Instead, I had read that Scuds (Gammarus) like to eat hair algae, I had some at home so I optimistically threw some in before researching further (usually not so impulsive) Then upon further reading I found probably 4-5 out of 6 say scuds will destroy the tank and 1-2 out of 6 saying that they are good.

Seeing as I just added them (I don’t think any where berried) what is the best solution to rid myself of them? Should I tear everything apart or is it not that serious?
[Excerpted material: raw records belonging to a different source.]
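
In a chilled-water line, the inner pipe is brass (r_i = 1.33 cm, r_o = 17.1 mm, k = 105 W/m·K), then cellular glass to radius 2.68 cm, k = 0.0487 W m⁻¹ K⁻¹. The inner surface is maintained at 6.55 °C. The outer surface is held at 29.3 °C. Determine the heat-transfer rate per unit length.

Q' = 15.5 W/m

Resistance network (inner→outer):
  R'_brass = ln(0.0171/0.0133)/(2πk) = 0.2513/(2π·105) = 3.809×10^-4 m·K/W
  R'_cellular glass = ln(0.0268/0.0171)/(2πk) = 0.4493/(2π·0.0487) = 1.468 m·K/W
ΣR = 3.809×10^-4 + 1.468 = 1.468 m·K/W
Q' = ΔT/ΣR = (6.55 °C − 29.3 °C)/1.468 = -15.5 W/m
(Negative Q' ⇒ heat flows inward; heat gain = 15.5 W/m.)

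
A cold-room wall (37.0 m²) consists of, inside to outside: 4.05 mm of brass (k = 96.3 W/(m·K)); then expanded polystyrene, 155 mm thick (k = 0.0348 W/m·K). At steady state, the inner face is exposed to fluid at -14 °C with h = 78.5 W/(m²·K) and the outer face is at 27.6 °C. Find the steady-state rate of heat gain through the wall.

Q = 345 W

Series thermal resistances, inner to outer:
  R_conv,in = 1/(hA) = 1/(78.5·37.0) = 3.443×10^-4 K/W
  R_brass = L/(kA) = 0.00405/(96.3·37.0) = 1.137×10^-6 K/W
  R_expanded polystyrene = L/(kA) = 0.155/(0.0348·37.0) = 0.1204 K/W
ΣR = 3.443×10^-4 + 1.137×10^-6 + 0.1204 = 0.1207 K/W
Q = ΔT/ΣR = (-14 °C − 27.6 °C)/0.1207 = -345 W
(Negative Q ⇒ heat flows inward; heat gain = 345 W.)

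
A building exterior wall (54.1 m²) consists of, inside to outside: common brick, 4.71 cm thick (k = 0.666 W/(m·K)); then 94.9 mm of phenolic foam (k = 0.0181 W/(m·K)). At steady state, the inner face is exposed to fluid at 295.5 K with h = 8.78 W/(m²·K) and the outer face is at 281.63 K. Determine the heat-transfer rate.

Resistance network (inner→outer):
  R_conv,in = 1/(hA) = 1/(8.78·54.1) = 0.002105 K/W
  R_common brick = L/(kA) = 0.0471/(0.666·54.1) = 0.001307 K/W
  R_phenolic foam = L/(kA) = 0.0949/(0.0181·54.1) = 0.09691 K/W
ΣR = 0.002105 + 0.001307 + 0.09691 = 0.1003 K/W
Q = ΔT/ΣR = (295.5 K − 281.63 K)/0.1003 = 138 W

Q = 138 W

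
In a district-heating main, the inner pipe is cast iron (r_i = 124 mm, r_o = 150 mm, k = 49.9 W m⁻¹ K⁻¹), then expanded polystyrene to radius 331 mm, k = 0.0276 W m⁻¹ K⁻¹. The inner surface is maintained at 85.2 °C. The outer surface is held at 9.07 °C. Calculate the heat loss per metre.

Q' = 16.7 W/m

Series thermal resistances, inner to outer:
  R'_cast iron = ln(0.150/0.124)/(2πk) = 0.1904/(2π·49.9) = 6.071×10^-4 m·K/W
  R'_expanded polystyrene = ln(0.331/0.150)/(2πk) = 0.7915/(2π·0.0276) = 4.564 m·K/W
ΣR = 6.071×10^-4 + 4.564 = 4.565 m·K/W
Q' = ΔT/ΣR = (85.2 °C − 9.07 °C)/4.565 = 16.7 W/m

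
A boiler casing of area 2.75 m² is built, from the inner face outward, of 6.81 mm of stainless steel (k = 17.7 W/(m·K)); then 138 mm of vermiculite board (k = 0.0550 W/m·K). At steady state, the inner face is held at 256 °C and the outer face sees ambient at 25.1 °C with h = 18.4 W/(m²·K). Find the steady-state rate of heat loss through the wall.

Q = 248 W

Treat each layer as a resistance in series:
  R_stainless steel = L/(kA) = 0.00681/(17.7·2.75) = 1.399×10^-4 K/W
  R_vermiculite board = L/(kA) = 0.138/(0.0550·2.75) = 0.9124 K/W
  R_conv,out = 1/(hA) = 1/(18.4·2.75) = 0.01976 K/W
ΣR = 1.399×10^-4 + 0.9124 + 0.01976 = 0.9323 K/W
Q = ΔT/ΣR = (256 °C − 25.1 °C)/0.9323 = 248 W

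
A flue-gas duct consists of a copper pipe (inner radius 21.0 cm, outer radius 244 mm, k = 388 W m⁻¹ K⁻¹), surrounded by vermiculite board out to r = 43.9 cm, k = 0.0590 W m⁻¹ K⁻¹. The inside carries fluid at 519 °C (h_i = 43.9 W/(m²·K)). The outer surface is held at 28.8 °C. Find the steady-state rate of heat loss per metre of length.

Q' = 306 W/m

Treat each layer as a resistance in series:
  R'_conv,in = 1/(2πr h) = 1/(2π·0.210·43.9) = 0.01726 m·K/W
  R'_copper = ln(0.244/0.210)/(2πk) = 0.1501/(2π·388) = 6.155×10^-5 m·K/W
  R'_vermiculite board = ln(0.439/0.244)/(2πk) = 0.5873/(2π·0.0590) = 1.584 m·K/W
ΣR = 0.01726 + 6.155×10^-5 + 1.584 = 1.601 m·K/W
Q' = ΔT/ΣR = (519 °C − 28.8 °C)/1.601 = 306 W/m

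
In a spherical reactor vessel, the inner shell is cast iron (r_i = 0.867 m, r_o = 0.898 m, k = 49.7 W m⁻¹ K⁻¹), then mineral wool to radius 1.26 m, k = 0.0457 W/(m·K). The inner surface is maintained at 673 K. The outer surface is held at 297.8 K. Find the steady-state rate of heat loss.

Series thermal resistances, inner to outer:
  R_cast iron = (1/0.867 − 1/0.898)/(4πk) = 0.03982/(4π·49.7) = 6.375×10^-5 K/W
  R_mineral wool = (1/0.898 − 1/1.26)/(4πk) = 0.3199/(4π·0.0457) = 0.5571 K/W
ΣR = 6.375×10^-5 + 0.5571 = 0.5572 K/W
Q = ΔT/ΣR = (673 K − 297.8 K)/0.5572 = 673 W

Q = 673 W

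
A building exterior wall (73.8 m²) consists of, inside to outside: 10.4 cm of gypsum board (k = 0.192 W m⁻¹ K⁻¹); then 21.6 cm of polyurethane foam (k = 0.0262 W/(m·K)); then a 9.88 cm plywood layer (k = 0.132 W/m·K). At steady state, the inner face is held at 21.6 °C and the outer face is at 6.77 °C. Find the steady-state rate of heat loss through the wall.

Q = 115 W

Resistance network (inner→outer):
  R_gypsum board = L/(kA) = 0.104/(0.192·73.8) = 0.007340 K/W
  R_polyurethane foam = L/(kA) = 0.216/(0.0262·73.8) = 0.1117 K/W
  R_plywood = L/(kA) = 0.0988/(0.132·73.8) = 0.01014 K/W
ΣR = 0.007340 + 0.1117 + 0.01014 = 0.1292 K/W
Q = ΔT/ΣR = (21.6 °C − 6.77 °C)/0.1292 = 115 W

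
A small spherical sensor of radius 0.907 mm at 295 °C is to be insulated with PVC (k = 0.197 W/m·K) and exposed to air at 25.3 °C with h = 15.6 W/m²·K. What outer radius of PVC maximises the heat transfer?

For a sphere, r_cr = 2k_ins/h = 2·0.197/15.6 = 0.0253 m = 2.53 cm

r_cr = 2.53 cm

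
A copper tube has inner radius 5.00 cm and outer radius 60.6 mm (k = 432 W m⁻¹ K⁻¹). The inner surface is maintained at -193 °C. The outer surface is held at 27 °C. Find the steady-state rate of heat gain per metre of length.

Q' = 3.11×10^6 W/m

Q' = 2πk·ΔT/ln(r₂/r₁) = 2π × 432 × 220 / ln(0.0606/0.0500) = 3.11×10^6 W/m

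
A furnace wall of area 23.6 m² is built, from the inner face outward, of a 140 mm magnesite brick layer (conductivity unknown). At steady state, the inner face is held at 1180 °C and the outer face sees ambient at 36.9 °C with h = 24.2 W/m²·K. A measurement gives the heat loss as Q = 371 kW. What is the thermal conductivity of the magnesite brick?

k = 4.46 W/m·K

ΣR = ΔT/Q = |1180 − 36.9|/3.71×10^5 = 0.003081 K/W
Known resistances:
  R_conv,out = 1/(hA) = 1/(24.2·23.6) = 0.001751 K/W
R_magnesite brick = ΣR − ΣR_known = 0.003081 − 0.001751 = 0.001330 K/W
L/(kA) = 0.001330 ⇒ k = 0.140/(0.001330·23.6) = 4.46 W/m·K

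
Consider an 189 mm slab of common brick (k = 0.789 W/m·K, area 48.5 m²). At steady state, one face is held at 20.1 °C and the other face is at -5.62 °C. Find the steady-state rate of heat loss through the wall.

Q = 5210 W

Q = kA·ΔT/L = 0.789 × 48.5 × |20.1 °C − -5.62 °C| / 0.189 = 5210 W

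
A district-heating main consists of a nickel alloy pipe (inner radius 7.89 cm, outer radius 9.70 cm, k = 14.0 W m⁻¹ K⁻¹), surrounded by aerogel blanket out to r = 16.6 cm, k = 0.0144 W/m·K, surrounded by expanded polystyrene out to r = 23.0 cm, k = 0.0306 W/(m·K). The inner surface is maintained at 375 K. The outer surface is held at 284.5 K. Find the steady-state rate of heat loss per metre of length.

Q' = 11.9 W/m

Resistance network (inner→outer):
  R'_nickel alloy = ln(0.0970/0.0789)/(2πk) = 0.2065/(2π·14.0) = 0.002348 m·K/W
  R'_aerogel blanket = ln(0.166/0.0970)/(2πk) = 0.5373/(2π·0.0144) = 5.938 m·K/W
  R'_expanded polystyrene = ln(0.230/0.166)/(2πk) = 0.3261/(2π·0.0306) = 1.696 m·K/W
ΣR = 0.002348 + 5.938 + 1.696 = 7.636 m·K/W
Q' = ΔT/ΣR = (375 K − 284.5 K)/7.636 = 11.9 W/m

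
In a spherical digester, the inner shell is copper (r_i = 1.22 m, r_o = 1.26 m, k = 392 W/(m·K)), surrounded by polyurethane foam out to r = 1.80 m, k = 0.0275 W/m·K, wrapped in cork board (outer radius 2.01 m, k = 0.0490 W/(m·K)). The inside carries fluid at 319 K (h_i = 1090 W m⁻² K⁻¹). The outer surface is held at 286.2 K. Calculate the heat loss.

Treat each layer as a resistance in series:
  R_conv,in = 1/(4πr²h) = 1/(4π·1.22²·1090) = 4.905×10^-5 K/W
  R_copper = (1/1.22 − 1/1.26)/(4πk) = 0.02602/(4π·392) = 5.282×10^-6 K/W
  R_polyurethane foam = (1/1.26 − 1/1.80)/(4πk) = 0.2381/(4π·0.0275) = 0.6890 K/W
  R_cork board = (1/1.80 − 1/2.01)/(4πk) = 0.05804/(4π·0.0490) = 0.09426 K/W
ΣR = 4.905×10^-5 + 5.282×10^-6 + 0.6890 + 0.09426 = 0.7833 K/W
Q = ΔT/ΣR = (319 K − 286.2 K)/0.7833 = 41.9 W

Q = 41.9 W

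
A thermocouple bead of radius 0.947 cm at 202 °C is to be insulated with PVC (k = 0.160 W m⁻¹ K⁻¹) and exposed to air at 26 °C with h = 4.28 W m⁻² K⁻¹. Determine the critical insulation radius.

For a sphere, r_cr = 2k_ins/h = 2·0.160/4.28 = 0.0748 m = 7.48 cm

r_cr = 7.48 cm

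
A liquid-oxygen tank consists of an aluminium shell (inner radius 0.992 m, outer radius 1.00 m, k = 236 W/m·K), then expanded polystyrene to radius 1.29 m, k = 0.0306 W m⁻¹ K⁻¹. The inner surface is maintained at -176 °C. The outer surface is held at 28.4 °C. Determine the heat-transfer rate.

Series thermal resistances, inner to outer:
  R_aluminium = (1/0.992 − 1/1.00)/(4πk) = 0.008065/(4π·236) = 2.719×10^-6 K/W
  R_expanded polystyrene = (1/1.00 − 1/1.29)/(4πk) = 0.2248/(4π·0.0306) = 0.5846 K/W
ΣR = 2.719×10^-6 + 0.5846 = 0.5846 K/W
Q = ΔT/ΣR = (-176 °C − 28.4 °C)/0.5846 = -350 W
(Negative Q ⇒ heat flows inward; heat gain = 350 W.)

Q = 350 W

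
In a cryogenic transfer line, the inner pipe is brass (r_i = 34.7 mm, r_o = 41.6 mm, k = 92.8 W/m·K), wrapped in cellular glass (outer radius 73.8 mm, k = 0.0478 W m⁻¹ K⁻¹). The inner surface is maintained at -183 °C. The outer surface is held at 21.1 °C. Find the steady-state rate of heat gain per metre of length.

Q' = 107 W/m

Treat each layer as a resistance in series:
  R'_brass = ln(0.0416/0.0347)/(2πk) = 0.1814/(2π·92.8) = 3.110×10^-4 m·K/W
  R'_cellular glass = ln(0.0738/0.0416)/(2πk) = 0.5733/(2π·0.0478) = 1.909 m·K/W
ΣR = 3.110×10^-4 + 1.909 = 1.909 m·K/W
Q' = ΔT/ΣR = (-183 °C − 21.1 °C)/1.909 = -107 W/m
(Negative Q' ⇒ heat flows inward; heat gain = 107 W/m.)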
I believe I added roughly 10-12.

Any Advice would be wonderful, Thanks!

P.S. Maybe it was my imagination but it looked like there was quite a bit less hair algae this morning.


----------



## Newman (Jul 3, 2010)

if you have BBA you NEED to kill it first before any herbivores will take care of it. kill it by spot treating it with excel or peroxide (use 1mL per 10 gals of water to be safe). turn off your pumps while doing so for 15-20 mins.
after its dead it will turn reddish and the next night its usually all eaten by fish or inverts.
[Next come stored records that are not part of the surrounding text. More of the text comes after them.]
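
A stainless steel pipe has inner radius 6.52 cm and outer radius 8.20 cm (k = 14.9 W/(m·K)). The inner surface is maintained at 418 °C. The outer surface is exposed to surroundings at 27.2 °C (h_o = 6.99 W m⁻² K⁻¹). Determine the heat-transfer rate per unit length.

Series thermal resistances, inner to outer:
  R'_stainless steel = ln(0.0820/0.0652)/(2πk) = 0.2293/(2π·14.9) = 0.002449 m·K/W
  R'_conv,out = 1/(2πr h) = 1/(2π·0.0820·6.99) = 0.2777 m·K/W
ΣR = 0.002449 + 0.2777 = 0.2801 m·K/W
Q' = ΔT/ΣR = (418 °C − 27.2 °C)/0.2801 = 1400 W/m

Q' = 1400 W/m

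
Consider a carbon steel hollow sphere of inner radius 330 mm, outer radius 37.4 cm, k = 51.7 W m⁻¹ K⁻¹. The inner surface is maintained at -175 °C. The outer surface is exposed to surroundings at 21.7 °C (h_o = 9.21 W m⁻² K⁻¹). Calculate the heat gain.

Q = 3.16 kW

Series thermal resistances, inner to outer:
  R_carbon steel = (1/0.330 − 1/0.374)/(4πk) = 0.3565/(4π·51.7) = 5.487×10^-4 K/W
  R_conv,out = 1/(4πr²h) = 1/(4π·0.374²·9.21) = 0.06177 K/W
ΣR = 5.487×10^-4 + 0.06177 = 0.06232 K/W
Q = ΔT/ΣR = (-175 °C − 21.7 °C)/0.06232 = -3160 W
(Negative Q ⇒ heat flows inward; heat gain = 3160 W.)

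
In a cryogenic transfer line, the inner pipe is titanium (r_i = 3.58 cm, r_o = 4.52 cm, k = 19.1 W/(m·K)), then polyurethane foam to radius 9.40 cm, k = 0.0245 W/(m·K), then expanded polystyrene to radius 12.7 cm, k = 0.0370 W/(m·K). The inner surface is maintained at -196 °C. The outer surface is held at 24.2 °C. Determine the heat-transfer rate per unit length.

Q' = 36.4 W/m

Treat each layer as a resistance in series:
  R'_titanium = ln(0.0452/0.0358)/(2πk) = 0.2331/(2π·19.1) = 0.001943 m·K/W
  R'_polyurethane foam = ln(0.0940/0.0452)/(2πk) = 0.7322/(2π·0.0245) = 4.756 m·K/W
  R'_expanded polystyrene = ln(0.127/0.0940)/(2πk) = 0.3009/(2π·0.0370) = 1.294 m·K/W
ΣR = 0.001943 + 4.756 + 1.294 = 6.052 m·K/W
Q' = ΔT/ΣR = (-196 °C − 24.2 °C)/6.052 = -36.4 W/m
(Negative Q' ⇒ heat flows inward; heat gain = 36.4 W/m.)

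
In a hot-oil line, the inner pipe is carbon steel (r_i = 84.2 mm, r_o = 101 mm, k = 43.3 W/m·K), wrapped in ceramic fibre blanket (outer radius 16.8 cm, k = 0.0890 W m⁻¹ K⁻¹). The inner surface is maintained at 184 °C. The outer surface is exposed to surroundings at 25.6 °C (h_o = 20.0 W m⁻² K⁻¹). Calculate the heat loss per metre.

Q' = 165 W/m

Resistance network (inner→outer):
  R'_carbon steel = ln(0.101/0.0842)/(2πk) = 0.1819/(2π·43.3) = 6.687×10^-4 m·K/W
  R'_ceramic fibre blanket = ln(0.168/0.101)/(2πk) = 0.5088/(2π·0.0890) = 0.9099 m·K/W
  R'_conv,out = 1/(2πr h) = 1/(2π·0.168·20.0) = 0.04737 m·K/W
ΣR = 6.687×10^-4 + 0.9099 + 0.04737 = 0.9579 m·K/W
Q' = ΔT/ΣR = (184 °C − 25.6 °C)/0.9579 = 165 W/m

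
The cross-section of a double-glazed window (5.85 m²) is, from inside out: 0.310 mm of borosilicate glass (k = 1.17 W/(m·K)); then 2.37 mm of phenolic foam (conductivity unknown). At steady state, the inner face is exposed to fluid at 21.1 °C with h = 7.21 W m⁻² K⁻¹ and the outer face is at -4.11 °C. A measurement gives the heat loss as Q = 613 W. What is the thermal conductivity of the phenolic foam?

k = 0.0233 W/m·K

ΣR = ΔT/Q = |21.1 − -4.11|/613 = 0.04113 K/W
Known resistances:
  R_conv,in = 1/(hA) = 1/(7.21·5.85) = 0.02371 K/W
  R_borosilicate glass = L/(kA) = 3.10×10^-4/(1.17·5.85) = 4.529×10^-5 K/W
R_phenolic foam = ΣR − ΣR_known = 0.04113 − 0.02376 = 0.01737 K/W
L/(kA) = 0.01737 ⇒ k = 0.00237/(0.01737·5.85) = 0.0233 W/m·K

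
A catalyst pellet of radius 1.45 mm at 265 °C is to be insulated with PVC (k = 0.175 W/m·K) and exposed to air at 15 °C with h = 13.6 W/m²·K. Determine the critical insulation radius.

For a sphere, r_cr = 2k_ins/h = 2·0.175/13.6 = 0.0257 m = 2.57 cm

r_cr = 2.57 cm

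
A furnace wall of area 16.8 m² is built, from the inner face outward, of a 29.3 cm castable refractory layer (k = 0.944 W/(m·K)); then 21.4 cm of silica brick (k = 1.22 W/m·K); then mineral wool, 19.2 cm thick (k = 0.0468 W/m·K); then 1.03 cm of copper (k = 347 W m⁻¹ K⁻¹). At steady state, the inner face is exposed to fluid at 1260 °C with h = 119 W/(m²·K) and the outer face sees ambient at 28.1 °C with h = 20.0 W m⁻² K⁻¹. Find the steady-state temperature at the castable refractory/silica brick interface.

T = 1175 °C

Series thermal resistances, inner to outer:
  R_conv,in = 1/(hA) = 1/(119·16.8) = 5.002×10^-4 K/W
  R_castable refractory = L/(kA) = 0.293/(0.944·16.8) = 0.01848 K/W
  R_silica brick = L/(kA) = 0.214/(1.22·16.8) = 0.01044 K/W
  R_mineral wool = L/(kA) = 0.192/(0.0468·16.8) = 0.2442 K/W
  R_copper = L/(kA) = 0.0103/(347·16.8) = 1.767×10^-6 K/W
  R_conv,out = 1/(hA) = 1/(20.0·16.8) = 0.002976 K/W
ΣR = 5.002×10^-4 + 0.01848 + 0.01044 + 0.2442 + 1.767×10^-6 + 0.002976 = 0.2766 K/W
Q = ΔT/ΣR = (1260 °C − 28.1 °C)/0.2766 = 4454 W
From the inner boundary to the castable refractory/silica brick interface, ΣR_partial = 0.01898 K/W.
T_interface = T_in − Q·ΣR_partial = 1260 °C − (4454)(0.01898) = 1175 °C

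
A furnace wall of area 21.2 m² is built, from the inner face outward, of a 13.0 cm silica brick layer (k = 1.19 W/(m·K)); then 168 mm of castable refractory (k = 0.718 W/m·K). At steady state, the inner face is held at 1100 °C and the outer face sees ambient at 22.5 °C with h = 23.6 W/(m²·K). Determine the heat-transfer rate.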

scuds are ok. if you have fish, they will over time eat them. especially if you have predators like apistos, rams, etc. i think catfish can eat them at night too. they are decent sources of live food for fish.


----------



## Miasmictruth (Jan 31, 2012)

I heard of (spot) treating but what do you mean exactly, Like take a turkey baster and squirt it at the algae? I have Excel and I have been putting in about .6ml every 2 days.
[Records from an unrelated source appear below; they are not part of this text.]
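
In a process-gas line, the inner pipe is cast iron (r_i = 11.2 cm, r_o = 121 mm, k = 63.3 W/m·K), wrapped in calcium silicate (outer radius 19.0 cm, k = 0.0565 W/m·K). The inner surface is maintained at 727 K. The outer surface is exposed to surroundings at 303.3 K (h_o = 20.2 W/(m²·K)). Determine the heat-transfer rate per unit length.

Treat each layer as a resistance in series:
  R'_cast iron = ln(0.121/0.112)/(2πk) = 0.07729/(2π·63.3) = 1.943×10^-4 m·K/W
  R'_calcium silicate = ln(0.190/0.121)/(2πk) = 0.4512/(2π·0.0565) = 1.271 m·K/W
  R'_conv,out = 1/(2πr h) = 1/(2π·0.190·20.2) = 0.04147 m·K/W
ΣR = 1.943×10^-4 + 1.271 + 0.04147 = 1.313 m·K/W
Q' = ΔT/ΣR = (727 K − 303.3 K)/1.313 = 323 W/m

Q' = 323 W/m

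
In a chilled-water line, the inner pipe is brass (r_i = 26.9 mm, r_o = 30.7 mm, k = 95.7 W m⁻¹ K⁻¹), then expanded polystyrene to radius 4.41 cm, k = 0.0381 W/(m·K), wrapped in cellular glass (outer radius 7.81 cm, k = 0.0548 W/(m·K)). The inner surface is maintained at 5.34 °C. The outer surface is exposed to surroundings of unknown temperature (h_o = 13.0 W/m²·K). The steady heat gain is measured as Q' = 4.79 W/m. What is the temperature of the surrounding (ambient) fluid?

T_out = 21.3 °C

Series resistances:
  R'_brass = ln(0.0307/0.0269)/(2πk) = 0.1321/(2π·95.7) = 2.198×10^-4 m·K/W
  R'_expanded polystyrene = ln(0.0441/0.0307)/(2πk) = 0.3622/(2π·0.0381) = 1.513 m·K/W
  R'_cellular glass = ln(0.0781/0.0441)/(2πk) = 0.5715/(2π·0.0548) = 1.660 m·K/W
  R'_conv,out = 1/(2πr h) = 1/(2π·0.0781·13.0) = 0.1568 m·K/W
ΣR = 3.330 m·K/W
ΔT = Q'·ΣR = 4.79 × 3.330 = 15.95 K
Heat flows inward, so T_out = T_in + ΔT = 5.34 + 15.95 = 21.3 °C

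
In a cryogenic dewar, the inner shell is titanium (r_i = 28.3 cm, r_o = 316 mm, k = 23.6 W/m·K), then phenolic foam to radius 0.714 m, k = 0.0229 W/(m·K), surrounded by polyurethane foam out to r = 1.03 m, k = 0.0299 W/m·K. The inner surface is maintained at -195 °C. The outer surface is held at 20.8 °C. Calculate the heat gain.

Q = 29.7 W

Treat each layer as a resistance in series:
  R_titanium = (1/0.283 − 1/0.316)/(4πk) = 0.3690/(4π·23.6) = 0.001244 K/W
  R_phenolic foam = (1/0.316 − 1/0.714)/(4πk) = 1.764/(4π·0.0229) = 6.130 K/W
  R_polyurethane foam = (1/0.714 − 1/1.03)/(4πk) = 0.4297/(4π·0.0299) = 1.144 K/W
ΣR = 0.001244 + 6.130 + 1.144 = 7.275 K/W
Q = ΔT/ΣR = (-195 °C − 20.8 °C)/7.275 = -29.7 W
(Negative Q ⇒ heat flows inward; heat gain = 29.7 W.)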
The idea I had for the tank was. Plants Celestial Pearl Danios and couple species of Dwarf Shrimp. I also have a couple ottos and Mini moth cat fish (took out the flag fish) So I would like to avoid predators that would go after shimplets :/

The scuds were for feeding a 75 gallon tank I have.


----------



## Newman (Jul 3, 2010)

you need to use a syringe. if you already have shrimp in here than you'll have to live with the scuds.


----------



## Miasmictruth (Jan 31, 2012)

How much do you use on each spot when spot treating? Do you usualy dilute it, like a 1/10 ratio or 100% on the area you want to kill? There is a lot of area to try to cover with only 1ml to work with.


----------



## auban (Jun 23, 2012)

spot treating involves turning off all sources of circulation and slowly squirting the excel onto the algae you want to kill. let it sit there for about about ten to twenty minutes and then turn your filter/pumps back on. there arent too many fish that will eat bba. flag fish will eat it live, but only if they have absolutely nothing else. i have never found hair algae in the stomaches of wild caught flagfish, so i dont believe it is a natural part of their diet. i have never even seen BBA in the wild where they live... only long stringy types of algae. in a tank i have seen them eat BBA. the evidence is tufts of algae floating around that look red, just as they would if you killed it with excel. they didnt eat much of it though.

the only animal i know of that will usually eat BBA is the siamese algae eater. they arent that great at eating hair algae, but they love to graze on BBA. for hair algae... you just have to nuke it. even drying it out doesnt really work, since it reduces to spores and will come right back after you wet it again. same for BBA. 

as for the scuds, i cant think of anything you can do to get rid of them that wont kill the shrimp. if you get absolutely disgusted with them, you can pull the shrimp and dry the tank. all your plants would need to go into a plastic bag and get a CO2 treatment, where you pump CO2 into the bag with them, seal it without water, and let it sit for a couple hours. some of it may melt, but you will kill anything crawling on them.

if you choose to try the tank at any point, be sure to dry the substrate completely. i have collected several strains of scuds from dirt that was moist, but never from dirt that was completely dry.


----------



## auban (Jun 23, 2012)

almost forgot, the excel is used at full strength. if you want to prepare a dip, you can set up a bowl with 1 part excel and 5 parts water. a two minute dip should be enough to kill the algae on the plant without damaging the plant too much. you have to pull the plant out of the tank for that.

i added scuds to my planted tank. i also added copepods, ostracods, dero worms, snails, blackworms, fairy shrimp, daphnia, moina, and hair algae... all of which i collected and cultured(except the fairy shrimp).
i set up a "special" tank.


----------



## Miasmictruth (Jan 31, 2012)

Thanks! The spot treating is working great. I mix about it about 50/50 with water so I can spread the excel out to more spots and that seems to be working well so far. 

Auban:

"i added scuds to my planted tank. i also added copepods, ostracods, dero worms, snails, blackworms, fairy shrimp, daphnia, moina, and hair algae... all of which i collected and cultured(except the fairy shrimp).
i set up a "special" tank."

Do you have a journal about this tank, I was thinking it would be nice to add more micro fauna to the tank to help the ecosystem, I do have some CPD's in the tank. Do you have any predators or just whats listed. How do they effect the plants?


----------



## gerdescm (Jun 29, 2018)

Question: Excel can kill shrimp. Did you have any issues with your shrimp and using liquid CO2?

I'm facing the same issue and wanted to see if your shrimp were safe with it before I tried this approach.


----------